In a practical example where the amplitude of the control or Sampling pulses was 4 to 8 volts and the width of the control or sampling pulses 0.6 to 1 #ts while the frequency of the sampling pulses was 8 kHz became a Speech signal with frequencies between 200 and 4000 Hz in pulse form to the output terminal transmitted, with an attenuation of only about 1 to 2 db.

Also, the linearity between input and output signal was up ensures about -f- 2 dbm in the input signal, with the attenuation distortion the second and third harmonics was greater than 35 and 45 db, respectively, while in those Time spans in which no control or sampling pulse was applied, the blocking attenuation of the speech signal at the output terminal was more than about 80 db when the reverse voltage had a value of -f-5 V.

In the above description, the transistor T was used as a directional transistor described; However, it can be a bidirectional transistor with a similar circuit can be used just as well.

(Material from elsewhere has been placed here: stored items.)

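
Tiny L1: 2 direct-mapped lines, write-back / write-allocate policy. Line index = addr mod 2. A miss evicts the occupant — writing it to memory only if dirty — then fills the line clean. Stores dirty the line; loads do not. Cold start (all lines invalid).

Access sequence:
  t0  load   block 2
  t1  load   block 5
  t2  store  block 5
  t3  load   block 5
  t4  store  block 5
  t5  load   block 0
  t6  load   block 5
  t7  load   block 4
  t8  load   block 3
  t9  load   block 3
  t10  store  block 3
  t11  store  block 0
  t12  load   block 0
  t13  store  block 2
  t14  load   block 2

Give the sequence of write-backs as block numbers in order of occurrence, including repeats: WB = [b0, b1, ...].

  0 | R B2 → L0 miss [-]
  1 | R B5 → L1 miss [-]
  2 | W B5 → L1 hit [D]
  3 | R B5 → L1 hit [D]
  4 | W B5 → L1 hit [D]
  5 | R B0 → L0 miss [-]
  6 | R B5 → L1 hit [D]
  7 | R B4 → L0 miss [-]
  8 | R B3 → L1 miss wb→B5 [-]
  9 | R B3 → L1 hit [-]
  10 | W B3 → L1 hit [D]
  11 | W B0 → L0 miss [D]
  12 | R B0 → L0 hit [D]
  13 | W B2 → L0 miss wb→B0 [D]
  14 | R B2 → L0 hit [D]

WB = [5, 0]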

As can be seen from the above, PAM circuits show according to the present invention quite significantly better operating properties than the known circuits, and the disadvantages of these known PAM circuits with Diode bridges are avoided.

Claims (1)

Claim: circuit arrangement for pulse amplitude modulation, at the periodic sampling pulses briefly a current-conducting connection between one input terminal carrying the message signal and one the amplitude-modulated one Produce a pulse train emitting output terminal, characterized in that between Input connection (A) and output connection (B) the emitter-collector path of a The transistor (T) is connected by a reverse voltage (EB) normally held in the non-conductive switching state and by the between the base and the Sampling pulses applied periodically in the emitter or the collector of the transistor the conductive switching state is carried out.